Grand Inga : Fortescue d’Andrew Forrest favorable a donné son coup de pousse!

Les investisseurs se bousculent au portillon de la République Démocratique du Congo dans le cadre du projet Inga. Après un consortium sino-espagnol, c’est le groupe du milliardaire australien (Fortescue), Andrew Forrest, a rencontré la haute Hiérarchie du pays. Il a manifesté à cette dernière son intention d’intervenir financièrement dans la réalisation et le développement du méga barrage hydro-électrique d’Inga sur le fleuve Congo, potentiellement le plus puissant au monde. Il a eu aussi des discussions directes avec les autorités compétentes de ce pays.

Les décideurs

A en croire le communiqué du milliardaire australien Andrew Forrest, les discussions ont eu lieu avec le gouvernement de la RDC au sujet des droits exclusifs à développer les projets Grand Inga. Et de confirmer la poursuite des discussions dans ce sens là.

« Aucun accord contraignant formel n’a été conclu à ce stade. Le cas échéant, le groupe en informera les marchés », ajoute le groupe, qui se présente comme un leader mondial dans l’exploitation du minerai de fer.

En outre, Andrew Forrest, a indiqué qu’il était prêt à investir des « dizaines de milliards de dollars » dans ce projet.

Signalons par ailleurs que le groupe australien Fortescue Metal group « FMG » avait signé en septembre de l’année passée « un protocole d’accord avec le ministère du plan. Une vidéo du conseiller du chef de l’État pour les infrastructures, Alexy Kayembe confirmait cette information .

Dans cette « convention » avec la RDC, Fortescue affirme avoir identifié « plus de 70 gigawatts d’énergie hydro-électrique potentielle » dans les différentes phases du projet Inga.

La RDC cherche depuis des années à moderniser deux premiers barrages d’Inga I (351 MW) et Inga II (1.424 MW), construits respectivement en 1972 et 1982 sur les rapides du fleuve Congo, tout à l’ouest du pays. Les autorités congolaises ont en effet signé un premier « protocole d’accord » avec un consortium sino-espagnol pour le projet d’Inga III d’une capacité de 11.000 MW (11 GW), et d’un coût de 13,9 milliards de dollars.

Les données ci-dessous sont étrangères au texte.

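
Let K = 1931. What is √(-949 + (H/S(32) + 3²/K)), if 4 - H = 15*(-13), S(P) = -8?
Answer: I*√58101275838/7724 ≈ 31.207*I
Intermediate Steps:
H = 199 (H = 4 - 15*(-13) = 4 - 1*(-195) = 4 + 195 = 199)
√(-949 + (H/S(32) + 3²/K)) = √(-949 + (199/(-8) + 3²/1931)) = √(-949 + (199*(-⅛) + 9*(1/1931))) = √(-949 + (-199/8 + 9/1931)) = √(-949 - 384197/15448) = √(-15044349/15448) = I*√58101275838/7724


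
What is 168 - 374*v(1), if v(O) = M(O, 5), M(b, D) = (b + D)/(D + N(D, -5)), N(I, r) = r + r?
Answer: 3084/5 ≈ 616.80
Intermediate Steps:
N(I, r) = 2*r
M(b, D) = (D + b)/(-10 + D) (M(b, D) = (b + D)/(D + 2*(-5)) = (D + b)/(D - 10) = (D + b)/(-10 + D))
v(O) = -1 - O/5 (v(O) = (5 + O)/(-10 + 5) = (5 + O)/(-5) = -(5 + O)/5 = -1 - O/5)
168 - 374*v(1) = 168 - 374*(-1 - ⅕*1) = 168 - 374*(-1 - ⅕) = 168 - 374*(-6/5) = 168 + 2244/5 = 3084/5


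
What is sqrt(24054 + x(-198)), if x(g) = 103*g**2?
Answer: sqrt(4062066) ≈ 2015.5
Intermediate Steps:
sqrt(24054 + x(-198)) = sqrt(24054 + 103*(-198)**2) = sqrt(24054 + 103*39204) = sqrt(24054 + 4038012) = sqrt(4062066)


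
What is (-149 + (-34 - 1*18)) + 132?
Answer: -69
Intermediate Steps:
(-149 + (-34 - 1*18)) + 132 = (-149 + (-34 - 18)) + 132 = (-149 - 52) + 132 = -201 + 132 = -69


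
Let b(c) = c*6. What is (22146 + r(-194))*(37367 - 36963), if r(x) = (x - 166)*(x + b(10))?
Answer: 28435944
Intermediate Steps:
b(c) = 6*c
r(x) = (-166 + x)*(60 + x) (r(x) = (x - 166)*(x + 6*10) = (-166 + x)*(x + 60) = (-166 + x)*(60 + x))
(22146 + r(-194))*(37367 - 36963) = (22146 + (-9960 + (-194)² - 106*(-194)))*(37367 - 36963) = (22146 + (-9960 + 37636 + 20564))*404 = (22146 + 48240)*404 = 70386*404 = 28435944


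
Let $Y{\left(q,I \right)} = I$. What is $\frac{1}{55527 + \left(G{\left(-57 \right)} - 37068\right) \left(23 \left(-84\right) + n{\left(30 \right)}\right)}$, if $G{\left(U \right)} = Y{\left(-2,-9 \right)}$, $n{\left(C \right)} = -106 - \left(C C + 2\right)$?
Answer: $\frac{1}{109061907} \approx 9.1691 \cdot 10^{-9}$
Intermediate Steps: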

Le contrat de concession est toujours en cours de « finalisation », a confié à l’AFP mardi 15 juin un chargé de mission délégué au projet Inga, Bruno Kapandji. Emmené par l’entreprise d’État China Three Gorges Company, ce consortium a connu début 2020 le retrait du groupe de travaux publics espagnol ACS de Florentino Perez, par ailleurs président du Real Madrid.Les Australiens de Fortescue veulent développer les tranches du projet d’Inga 3 à 8, tout en reconnaissant « les droits potentiels existants détenus sur Inga 3 par des tiers », selon la convention de septembre signée avec la RDC.

La RDC ne parvient pas à transformer ses richesses minérales sur place ni à éclairer la vaste majorité de ses quelque 80 millions d’habitants faute de centrales hydroélectriques.C’est un paradoxe puisque le pays tire son nom du deuxième fleuve le plus long d’Afrique (4.700 km) avec l’un des débits les plus puissants du monde (40.000 m3/s).